Atom: Low-bit Quantization for Efficient and Accurate LLM Serving
Yilong Zhao, Chien-Yu Lin, Kan Zhu, Zihao Ye, Lequn Chen, Size Zheng, Luis Ceze, Arvind Krishnamurthy, Tianqi Chen, Baris Kasikci
TL;DR
Atom tackles the throughput bottleneck in LLM serving by introducing a low-bit weight-activation quantization framework that exploits modern hardware. It combines mixed-precision with channel reordering, fine-grained group quantization, dynamic activation quantization, and KV-cache quantization, all fused into end-to-end serving workflows. Through comprehensive evaluation on Llama models, Atom achieves up to approximately 7.7× end-to-end throughput gains over FP16 and about 2.5× over INT8, while incurring minimal accuracy loss. The work demonstrates practical, hardware-aware quantization design and integration that substantially improves serving efficiency without sacrificing model quality.
Abstract
The growing demand for Large Language Models (LLMs) in applications such as content generation, intelligent chatbots, and sentiment analysis poses considerable challenges for LLM service providers. To efficiently use GPU resources and boost throughput, batching multiple requests has emerged as a popular paradigm; to further speed up batching, LLM quantization techniques reduce memory consumption and increase computing capacity. However, prevalent quantization schemes (e.g., 8-bit weight-activation quantization) cannot fully leverage the capabilities of modern GPUs, such as 4-bit integer operators, resulting in sub-optimal performance.

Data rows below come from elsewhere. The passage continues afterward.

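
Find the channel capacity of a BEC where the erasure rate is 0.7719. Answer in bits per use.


C = 1 - epsilon = 1 - 0.7719 = 0.2281

0.2281 bits


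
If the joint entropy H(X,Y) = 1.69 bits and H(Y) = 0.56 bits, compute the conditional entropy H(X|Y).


H(X|Y) = H(X,Y) - H(Y) = 1.69 - 0.56 = 1.13

1.13 bits


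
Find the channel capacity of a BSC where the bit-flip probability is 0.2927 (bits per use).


H(p) = -p*log2(p) - (1-p)*log2(1-p) = -0.2927*log2(0.2927) - 0.7073*log2(0.7073) = 0.518812 + 0.353371 = 0.8722. C = 1 - H(p) = 1 - 0.8722 = 0.1278

0.1278 bits


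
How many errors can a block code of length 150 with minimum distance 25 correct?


Correction capability = floor((d-1)/2) = floor((25-1)/2) = 12

12 errors


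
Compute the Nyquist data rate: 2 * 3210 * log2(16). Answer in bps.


Rate = 2 * B * log2(M) = 2 * 3210 * 4.0 = 25680.0

25680.0 bps


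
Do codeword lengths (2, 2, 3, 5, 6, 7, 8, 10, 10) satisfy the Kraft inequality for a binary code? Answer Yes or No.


Kraft sum = sum(2^(-l_i)) = 0.6855, need <= 1. Result: satisfied (a binary prefix-free code with these lengths exists)

Yes


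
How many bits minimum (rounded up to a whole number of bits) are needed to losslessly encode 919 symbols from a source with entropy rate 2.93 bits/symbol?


Minimum bits >= n * H = 919 * 2.93 = 2692.67, rounded up to a whole number of bits = 2693

2693 bits


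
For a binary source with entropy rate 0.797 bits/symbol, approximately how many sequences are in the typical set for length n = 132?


log2|A_typical| = nH = 132 * 0.797 = 105.204, so |A_typical| ~ 2^105.204 = 4.673e+31

4.673e+31


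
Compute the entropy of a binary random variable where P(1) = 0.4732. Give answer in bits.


H = -p*log2(p) - (1-p)*log2(1-p). -0.4732*log2(0.4732) = 0.510809; -0.5268*log2(0.5268) = 0.487118. H = 0.510809 + 0.487118 = 0.9979

0.9979 bits


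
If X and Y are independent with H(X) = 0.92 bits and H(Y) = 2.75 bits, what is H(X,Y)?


For independent variables, H(X,Y) = H(X) + H(Y) = 0.92 + 2.75 = 3.67

3.67 bits


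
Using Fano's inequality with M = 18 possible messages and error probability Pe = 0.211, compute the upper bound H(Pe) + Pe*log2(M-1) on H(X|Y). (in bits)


H(Pe) = -Pe*log2(Pe) - (1-Pe)*log2(1-Pe) = -0.211*log2(0.211) - 0.789*log2(0.789) = 0.473629 + 0.269761 = 0.7434. Pe*log2(M-1) = 0.211*log2(17) = 0.862455. Bound = H(Pe) + Pe*log2(M-1) = 0.473629 + 0.269761 + 0.862455 = 1.6058

1.6058 bits


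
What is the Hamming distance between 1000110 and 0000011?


Count differing positions: ^ . . . ^ . ^ = 3 differences

3


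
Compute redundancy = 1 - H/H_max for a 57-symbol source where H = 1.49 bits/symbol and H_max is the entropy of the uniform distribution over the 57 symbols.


H_max = log2(K) = log2(57) = 5.8329 bits/symbol. Redundancy = 1 - H/H_max = 1 - 1.49/5.8329 = 1 - 0.2554 = 0.7446

0.7446


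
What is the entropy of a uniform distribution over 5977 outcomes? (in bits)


H = log2(n) = log2(5977) = 12.5452

12.5452 bits


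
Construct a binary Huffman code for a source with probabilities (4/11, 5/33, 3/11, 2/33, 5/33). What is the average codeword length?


Huffman construction (repeatedly merge the two least-probable nodes; each merge adds 1 bit to every symbol beneath it): 2/33 + 5/33 = 7/33; 5/33 + 7/33 = 4/11; 3/11 + 4/11 = 7/11; 4/11 + 7/11 = 1. Resulting codeword lengths (in the order the probabilities were given): (2, 3, 2, 3, 2). L_avg = sum(p_i * l_i) = 4/11*2 + 5/33*3 + 3/11*2 + 2/33*3 + 5/33*2 = 73/33 = 2.2121

2.2121 bits


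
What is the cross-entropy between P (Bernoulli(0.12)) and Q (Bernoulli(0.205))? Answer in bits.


H(P,Q) = -p*log2(q) - (1-p)*log2(1-q). -0.12*log2(0.205) = 0.274357; -0.88*log2(0.795) = 0.291256. H(P,Q) = 0.274357 + 0.291256 = 0.5656

0.5656 bits


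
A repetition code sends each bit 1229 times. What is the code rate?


Rate = k/n = 1/1229

1/1229


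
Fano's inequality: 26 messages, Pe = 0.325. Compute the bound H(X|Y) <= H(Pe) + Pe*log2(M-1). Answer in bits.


H(Pe) = -Pe*log2(Pe) - (1-Pe)*log2(1-Pe) = -0.325*log2(0.325) - 0.675*log2(0.675) = 0.526984 + 0.382752 = 0.9097. Pe*log2(M-1) = 0.325*log2(25) = 1.509253. Bound = H(Pe) + Pe*log2(M-1) = 0.526984 + 0.382752 + 1.509253 = 2.419

2.419 bits


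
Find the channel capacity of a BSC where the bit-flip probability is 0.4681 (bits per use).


H(p) = -p*log2(p) - (1-p)*log2(1-p) = -0.4681*log2(0.4681) - 0.5319*log2(0.5319) = 0.512622 + 0.484440 = 0.9971. C = 1 - H(p) = 1 - 0.9971 = 0.0029

0.0029 bits


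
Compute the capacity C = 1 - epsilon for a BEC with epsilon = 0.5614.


C = 1 - epsilon = 1 - 0.5614 = 0.4386

0.4386 bits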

To maximize LLMs' serving throughput, we introduce Atom, a low-bit quantization method that achieves high throughput improvements with negligible accuracy loss. Atom significantly boosts serving throughput by using low-bit operators and considerably reduces memory consumption via low-bit quantization. It attains high accuracy by applying a novel mixed-precision and fine-grained quantization process. We evaluate Atom on 4-bit weight-activation quantization in the serving context. Atom improves end-to-end throughput (token/s) by up to $7.7\times$ compared to the FP16 and by $2.5\times$ compared to INT8 quantization, while maintaining the same latency target.